The implication for clinicians is that these parents need treatment too—and that their PTSD anxiety may cause them to avoid having more to do with the medical profession, which could have a negative impact on kids’ care.
In research presented at the American Heart Association/American Stroke Association’s International Stroke Conference, Laura Lehman, MD of Boston Children’s Hospital reported on the phenomenon.
It is already known that parents can develop PTSD if a child has cancer, a traumatic brain disorder, or goes through an organ transplant. The researchers figured parents of children who had strokes might also develop PTSD. “I saw that some of these parents were reliving the event, and wanting to avoid going to places that reminded them of it,” Lehman said, discussing the study today. They also appeared to shows signs of depression, and feelings of guilt. Some told her they had become hyperactive, or had sleep disturbances.
Lehman and colleagues used standardized psychological diagnostic surveys administering them to both parents and the children to see if they had symptoms of the disorder.
The group also surveyed children for other emotional problems, such as anxiety and depression. Of 33 parents in the study group 8 parents of 7 children (24% of the parents) met the criteria for PTSD.

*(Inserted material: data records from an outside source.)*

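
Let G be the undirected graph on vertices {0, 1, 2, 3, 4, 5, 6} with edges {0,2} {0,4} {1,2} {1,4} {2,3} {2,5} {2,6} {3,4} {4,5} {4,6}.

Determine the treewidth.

2

A width-2 tree decomposition is:
Bags: B1 = {2, 4, 5}  B2 = {2, 3, 4}  B3 = {0, 2, 4}  B4 = {2, 4, 6}  B5 = {1, 2, 4}
Tree: B1–B2, B2–B3, B3–B4, B4–B5
Each bag holds 3 vertices, so the decomposition has width 2, which upper-bounds the treewidth. For the lower bound, G contains the cycle 4–5–2–3–4, so G is not a forest; only forests have treewidth ≤ 1, hence tw(G) ≥ 2. Combining the bounds, tw(G) = 2.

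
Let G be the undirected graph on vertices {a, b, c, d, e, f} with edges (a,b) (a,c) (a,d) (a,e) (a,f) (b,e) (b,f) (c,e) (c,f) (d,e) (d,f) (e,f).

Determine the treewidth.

3

A width-3 tree decomposition is:
Bags: B1 = {a, b, e, f}  B2 = {a, c, e, f}  B3 = {a, d, e, f}
Tree: B1–B2, B2–B3
Each bag holds 4 vertices, so the decomposition has width 3, which upper-bounds the treewidth. Conversely, {a, d, e, f} is a clique of size 4, and the vertices of any clique must share a bag in every tree decomposition; so some bag has ≥ 4 vertices and tw(G) ≥ 3. Hence tw(G) = 3 exactly.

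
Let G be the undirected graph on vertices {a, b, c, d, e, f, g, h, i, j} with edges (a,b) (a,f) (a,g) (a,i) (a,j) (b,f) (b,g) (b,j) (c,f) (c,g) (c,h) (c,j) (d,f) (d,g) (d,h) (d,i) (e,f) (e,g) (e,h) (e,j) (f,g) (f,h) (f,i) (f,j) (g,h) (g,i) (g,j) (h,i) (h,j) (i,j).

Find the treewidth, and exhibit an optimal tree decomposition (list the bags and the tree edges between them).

Each bag holds 5 vertices, so the decomposition has width 4, which upper-bounds the treewidth. For the lower bound, the 5 vertices {d, f, g, h, i} are pairwise adjacent, and any tree decomposition puts a clique entirely inside one bag — forcing width ≥ 4. Therefore the treewidth is 4.

Treewidth 4.
Bags: B1 = {e, f, g, h, j}  B2 = {f, g, h, i, j}  B3 = {d, f, g, h, i}  B4 = {a, f, g, i, j}  B5 = {c, f, g, h, j}  B6 = {a, b, f, g, j}
Tree: B1–B2, B2–B3, B2–B4, B2–B5, B4–B6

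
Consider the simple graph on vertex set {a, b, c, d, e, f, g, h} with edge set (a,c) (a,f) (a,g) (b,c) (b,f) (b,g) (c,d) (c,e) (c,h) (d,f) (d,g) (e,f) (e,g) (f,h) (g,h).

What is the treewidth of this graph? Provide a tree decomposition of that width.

Treewidth 3.
One optimal decomposition is:
Bags: B1 = {c, f, g, h}  B2 = {c, e, f, g}  B3 = {a, c, f, g}  B4 = {b, c, f, g}  B5 = {c, d, f, g}
Tree: B1–B2, B2–B3, B3–B4, B4–B5

Every bag has size at most 4, so the width is 4 − 1 = 3 and tw(G) ≤ 3. For the lower bound: the 4 vertex sets {g,h}, {c,e}, {f}, {a} are disjoint, each induces a connected subgraph, and every pair is joined by at least one edge of G. Contracting each set to a single vertex therefore yields K_{4} as a minor, and since treewidth is minor-monotone, tw(G) ≥ tw(K_{4}) = 3. Combining the bounds, tw(G) = 3.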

Half of those children had more complicated illness, including moyamoya and congenital heart disease. That might have suggested that it was the severity of the child’s illness that triggered PTSD in the parents. But half of the children whose parents did not have PTSD also had more complicated medical conditions post-stroke.
Developing PTSD could be related to factors in inherent psychological makeup of the parent or patient. “We just don’t know yet,” Lehman said.
As for the children, 2 kids (22%) had clinically significant levels of anxiety, Lehman said, and 4 kids (44%) showed at least one sign of the criteria used to diagnose PTSD. (In addition to having been through a stressful event, those are having intrusive thoughts, showing avoidance behavior, having a negative change in cognition or mood, or a change in arousal or reactivity.”
In discussing the findings at a presentation today, Lehman said her group is now working on finding effective ways to treat the condition both in the parents and the children.
Obviously, she said, some methods used for treating battlefield PTSD—such as reliving the event through video simulations—were likely inappropriate for these parents and children, she said. But is equally clear that they need help, Lehman concluded.